The site, IWantAJE.net, lets consumers send electronic letters directly to their cable or satellite provider demanding the channel. It also includes a “Speak Out” forum and a “Hits & Myths” page debunking popular assertions, such as: “Al Jazeera Supports Terrorism”; “Al Jazeera is Anti-Semitic”; “Al Jazeera is Anti-American”; and “Al Jazeera Shows Beheadings.”

AJE is available in 130 million households internationally but is only carried in the U.S. in Burlington, Vt., Toledo, Ohio, and Washington D.C.; executives have been negotiating with U.S. providers since the channel launched in November 2006. Tony Burman, managing director of Al Jazeera English, declined to offer specifics about negotiations here, but he said the network is “confident of a breakthrough in the U.S. with a major cable carrier.”

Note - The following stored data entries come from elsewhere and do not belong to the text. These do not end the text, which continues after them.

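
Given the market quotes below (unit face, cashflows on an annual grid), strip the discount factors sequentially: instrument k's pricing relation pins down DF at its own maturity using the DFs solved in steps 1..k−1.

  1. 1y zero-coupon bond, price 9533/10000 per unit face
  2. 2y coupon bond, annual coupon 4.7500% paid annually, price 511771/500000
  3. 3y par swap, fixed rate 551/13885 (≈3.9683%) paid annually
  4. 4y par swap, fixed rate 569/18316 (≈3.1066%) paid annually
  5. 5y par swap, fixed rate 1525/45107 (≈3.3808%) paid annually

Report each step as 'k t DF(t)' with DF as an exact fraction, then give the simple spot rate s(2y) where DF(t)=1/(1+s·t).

step 1 [1y] zero: DF = P = 9533/10000 ≈ 0.953300
step 2 [2y] bond c/1=19/400: DF=(511771/500000 − 19/400·(0.953300))/(1+19/400) = 9339/10000 ≈ 0.933900
step 3 [3y] swap r/1=551/13885: DF=(1 − 551/13885·(0.953300+0.933900))/(1+551/13885) = 4449/5000 ≈ 0.889800
step 4 [4y] swap r/1=569/18316: DF=(1 − 569/18316·(0.953300+0.933900+0.889800))/(1+569/18316) = 4431/5000 ≈ 0.886200
step 5 [5y] swap r/1=1525/45107: DF=(1 − 1525/45107·(0.953300+0.933900+0.889800+0.886200))/(1+1525/45107) = 339/400 ≈ 0.847500

1 1 9533/10000
2 2 9339/10000
3 3 4449/5000
4 4 4431/5000
5 5 339/400
s(2y) = (1/(9339/10000) − 1)/(2) = 661/18678 ≈ 3.5389%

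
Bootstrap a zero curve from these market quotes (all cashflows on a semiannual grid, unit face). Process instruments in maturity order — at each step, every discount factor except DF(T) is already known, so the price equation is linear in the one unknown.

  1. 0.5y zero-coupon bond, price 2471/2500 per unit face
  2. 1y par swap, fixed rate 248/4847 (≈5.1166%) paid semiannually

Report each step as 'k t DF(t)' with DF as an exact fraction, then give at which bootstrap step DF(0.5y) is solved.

1 1/2 2471/2500
2 1 594/625
DF(0.5y) is solved at step 1

step 1 [0.5y] zero: DF = P = 2471/2500 ≈ 0.988400
step 2 [1y] swap r/2=124/4847: DF=(1 − 124/4847·(0.988400))/(1+124/4847) = 594/625 ≈ 0.950400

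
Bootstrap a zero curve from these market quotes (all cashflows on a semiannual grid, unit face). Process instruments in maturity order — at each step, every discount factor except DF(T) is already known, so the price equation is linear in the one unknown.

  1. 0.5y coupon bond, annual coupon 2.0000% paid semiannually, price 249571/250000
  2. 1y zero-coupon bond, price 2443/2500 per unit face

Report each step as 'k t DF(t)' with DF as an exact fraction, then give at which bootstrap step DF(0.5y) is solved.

step 1 [0.5y] bond c/2=1/100: DF=(249571/250000 − 1/100·(0))/(1+1/100) = 2471/2500 ≈ 0.988400
step 2 [1y] zero: DF = P = 2443/2500 ≈ 0.977200

1 1/2 2471/2500
2 1 2443/2500
DF(0.5y) is solved at step 1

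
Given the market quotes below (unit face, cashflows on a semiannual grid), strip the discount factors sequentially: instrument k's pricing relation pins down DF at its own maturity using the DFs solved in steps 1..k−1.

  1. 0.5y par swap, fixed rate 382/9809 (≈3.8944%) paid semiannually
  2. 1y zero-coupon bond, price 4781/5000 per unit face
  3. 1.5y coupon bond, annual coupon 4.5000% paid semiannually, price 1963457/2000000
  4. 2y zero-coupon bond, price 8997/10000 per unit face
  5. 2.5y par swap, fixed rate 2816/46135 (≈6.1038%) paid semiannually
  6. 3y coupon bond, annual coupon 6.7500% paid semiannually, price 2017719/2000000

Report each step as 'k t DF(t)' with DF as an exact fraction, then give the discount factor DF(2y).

step 1 [0.5y] swap r/2=191/9809: DF=(1 − 191/9809·(0))/(1+191/9809) = 9809/10000 ≈ 0.980900
step 2 [1y] zero: DF = P = 4781/5000 ≈ 0.956200
step 3 [1.5y] bond c/2=9/400: DF=(1963457/2000000 − 9/400·(0.980900+0.956200))/(1+9/400) = 367/400 ≈ 0.917500
step 4 [2y] zero: DF = P = 8997/10000 ≈ 0.899700
step 5 [2.5y] swap r/2=1408/46135: DF=(1 − 1408/46135·(0.980900+0.956200+0.917500+0.899700))/(1+1408/46135) = 537/625 ≈ 0.859200
step 6 [3y] bond c/2=27/800: DF=(2017719/2000000 − 27/800·(0.980900+0.956200+0.917500+0.899700+0.859200))/(1+27/800) = 8253/10000 ≈ 0.825300

1 1/2 9809/10000
2 1 4781/5000
3 3/2 367/400
4 2 8997/10000
5 5/2 537/625
6 3 8253/10000
DF(2y) = 8997/10000 ≈ 0.899700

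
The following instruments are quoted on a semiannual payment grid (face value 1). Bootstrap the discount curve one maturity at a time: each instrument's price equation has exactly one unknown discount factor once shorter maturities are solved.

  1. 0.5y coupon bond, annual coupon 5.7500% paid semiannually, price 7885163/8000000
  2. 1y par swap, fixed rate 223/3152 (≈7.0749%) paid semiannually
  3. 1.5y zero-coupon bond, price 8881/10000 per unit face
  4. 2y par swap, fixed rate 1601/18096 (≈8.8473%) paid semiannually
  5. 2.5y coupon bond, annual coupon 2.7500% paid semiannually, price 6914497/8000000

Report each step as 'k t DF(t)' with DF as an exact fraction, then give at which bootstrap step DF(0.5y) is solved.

1 1/2 9581/10000
2 1 9331/10000
3 3/2 8881/10000
4 2 8399/10000
5 5/2 1607/2000
DF(0.5y) is solved at step 1

step 1 [0.5y] bond c/2=23/800: DF=(7885163/8000000 − 23/800·(0))/(1+23/800) = 9581/10000 ≈ 0.958100
step 2 [1y] swap r/2=223/6304: DF=(1 − 223/6304·(0.958100))/(1+223/6304) = 9331/10000 ≈ 0.933100
step 3 [1.5y] zero: DF = P = 8881/10000 ≈ 0.888100
step 4 [2y] swap r/2=1601/36192: DF=(1 − 1601/36192·(0.958100+0.933100+0.888100))/(1+1601/36192) = 8399/10000 ≈ 0.839900
step 5 [2.5y] bond c/2=11/800: DF=(6914497/8000000 − 11/800·(0.958100+0.933100+0.888100+0.839900))/(1+11/800) = 1607/2000 ≈ 0.803500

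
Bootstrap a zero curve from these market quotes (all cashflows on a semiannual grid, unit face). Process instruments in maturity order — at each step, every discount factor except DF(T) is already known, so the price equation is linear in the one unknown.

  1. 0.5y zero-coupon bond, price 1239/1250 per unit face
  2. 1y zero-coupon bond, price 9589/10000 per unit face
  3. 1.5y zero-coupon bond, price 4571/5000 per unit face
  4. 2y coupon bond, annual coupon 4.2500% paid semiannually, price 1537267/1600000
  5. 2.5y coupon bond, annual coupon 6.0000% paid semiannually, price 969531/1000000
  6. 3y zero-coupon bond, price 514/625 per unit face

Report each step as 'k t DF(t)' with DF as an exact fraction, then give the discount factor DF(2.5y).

step 1 [0.5y] zero: DF = P = 1239/1250 ≈ 0.991200
step 2 [1y] zero: DF = P = 9589/10000 ≈ 0.958900
step 3 [1.5y] zero: DF = P = 4571/5000 ≈ 0.914200
step 4 [2y] bond c/2=17/800: DF=(1537267/1600000 − 17/800·(0.991200+0.958900+0.914200))/(1+17/800) = 2203/2500 ≈ 0.881200
step 5 [2.5y] bond c/2=3/100: DF=(969531/1000000 − 3/100·(0.991200+0.958900+0.914200+0.881200))/(1+3/100) = 4161/5000 ≈ 0.832200
step 6 [3y] zero: DF = P = 514/625 ≈ 0.822400

1 1/2 1239/1250
2 1 9589/10000
3 3/2 4571/5000
4 2 2203/2500
5 5/2 4161/5000
6 3 514/625
DF(2.5y) = 4161/5000 ≈ 0.832200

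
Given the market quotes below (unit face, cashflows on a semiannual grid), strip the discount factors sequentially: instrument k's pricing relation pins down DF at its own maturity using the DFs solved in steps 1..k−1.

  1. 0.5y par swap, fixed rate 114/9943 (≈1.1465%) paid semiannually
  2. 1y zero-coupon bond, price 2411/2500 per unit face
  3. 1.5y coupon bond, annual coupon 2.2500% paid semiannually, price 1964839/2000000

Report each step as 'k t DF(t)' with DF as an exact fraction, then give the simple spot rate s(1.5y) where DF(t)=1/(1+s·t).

1 1/2 9943/10000
2 1 2411/2500
3 3/2 9497/10000
s(1.5y) = (1/(9497/10000) − 1)/(3/2) = 1006/28491 ≈ 3.5309%

step 1 [0.5y] swap r/2=57/9943: DF=(1 − 57/9943·(0))/(1+57/9943) = 9943/10000 ≈ 0.994300
step 2 [1y] zero: DF = P = 2411/2500 ≈ 0.964400
step 3 [1.5y] bond c/2=9/800: DF=(1964839/2000000 − 9/800·(0.994300+0.964400))/(1+9/800) = 9497/10000 ≈ 0.949700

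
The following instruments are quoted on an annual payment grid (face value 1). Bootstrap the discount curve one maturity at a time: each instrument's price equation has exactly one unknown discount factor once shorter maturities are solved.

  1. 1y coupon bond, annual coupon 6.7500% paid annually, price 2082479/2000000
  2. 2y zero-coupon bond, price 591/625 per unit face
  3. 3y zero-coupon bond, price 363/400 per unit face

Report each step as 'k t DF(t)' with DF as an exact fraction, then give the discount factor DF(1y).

step 1 [1y] bond c/1=27/400: DF=(2082479/2000000 − 27/400·(0))/(1+27/400) = 4877/5000 ≈ 0.975400
step 2 [2y] zero: DF = P = 591/625 ≈ 0.945600
step 3 [3y] zero: DF = P = 363/400 ≈ 0.907500

1 1 4877/5000
2 2 591/625
3 3 363/400
DF(1y) = 4877/5000 ≈ 0.975400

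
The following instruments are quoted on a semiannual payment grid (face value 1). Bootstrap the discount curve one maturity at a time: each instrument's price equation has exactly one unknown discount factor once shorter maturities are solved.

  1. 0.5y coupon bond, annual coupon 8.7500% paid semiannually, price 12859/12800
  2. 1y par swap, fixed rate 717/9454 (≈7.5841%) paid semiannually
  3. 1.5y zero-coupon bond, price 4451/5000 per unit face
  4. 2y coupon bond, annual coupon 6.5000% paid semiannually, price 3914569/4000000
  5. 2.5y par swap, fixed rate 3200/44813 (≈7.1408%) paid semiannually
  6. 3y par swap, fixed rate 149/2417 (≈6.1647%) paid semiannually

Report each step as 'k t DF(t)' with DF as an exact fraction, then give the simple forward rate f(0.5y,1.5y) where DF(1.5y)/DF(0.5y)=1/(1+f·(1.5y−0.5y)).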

The web site launch will be followed next week by a significant advertising initiative targeting national publications and web sites. The new campaign will be similar to a recent effort that featured ads in The New York Times, The Washington Post and Foreign Policy and on their web sites and was tied to the network's Gaza coverage.

Al Jazeera English is also on the cusp of a carriage deal in Canada, which could put the network on the air there as early as this fall. Any network wishing to be broadcast in Canada must be sponsored by an existing network in order to gain the approval of Canadian Radio-Television and Telecommunications Commission (CRTC). The Toronto-based Ethnic Channels Group, which operates 12 channels across Canada, sponsored Al Jazeera English. The CRTC is currently studying the application after which there will be a 30-day public comment period.

“I think we’re hoping, and actually expecting, that there will be a bit of a bandwagon effect,” says Burman, adding that the network is hoping to capitalize on the change in tone on international issues ushered in by the election of Barack Obama.

“The Bush era is over. President Obama wants a new deal between America and the rest of the world,” he says. “I think for Americans to really assess that, they need to look beyond their borders. Our hope is that Al Jazeera English will fill that vacuum.”

Indeed, AJE filled a news vacuum during the recent war in Gaza, when Israel’s decision to ban foreign journalists from the region arguably gave Al Jazeera English a priceless amount of exposure. As the only English language news organization with a presence in Gaza, its reports and video were widely seen on television sets in the U.S. and Canada. PBS’ World Focus aired full segments. And other networks, including NBC News and the CBC, aired video from Al Jazeera English.

Traffic on the network’s Website – which records about 22 million visits per month, according to the network – spiked by 600% during the war in Gaza. More than half of that traffic came from North America, where the network can be seen on its YouTube channel and via www.livestation.com/aje.

And with Western news organizations facing painful budget cuts to their foreign bureaus, the need for news from abroad has only served to further the network’s cause. Including the original Arabic language service, Al Jazeera operates 69 bureaus internationally. That’s more than the BBC or CNN. (See related story: ANALYSIS: Lack of Foreign Resources Plagued U.S. Mumbai Coverage)

“The interest in international news is increasing ironically at the same time that other organizations are cutting back,” says Burman. “At the end of the day, we may be the only ones standing.”

And Burman hopes that selling proposition can neutralize any misperceptions about Al Jazeera’s agenda.

“Cable companies and satellite carriers are commercially driven,” he says. “They see this as a market opportunity. If anything, the attention directed toward AJE has really indicated that if they put this channel on their system that people will watch it. And that’s really the name of the game for these people.”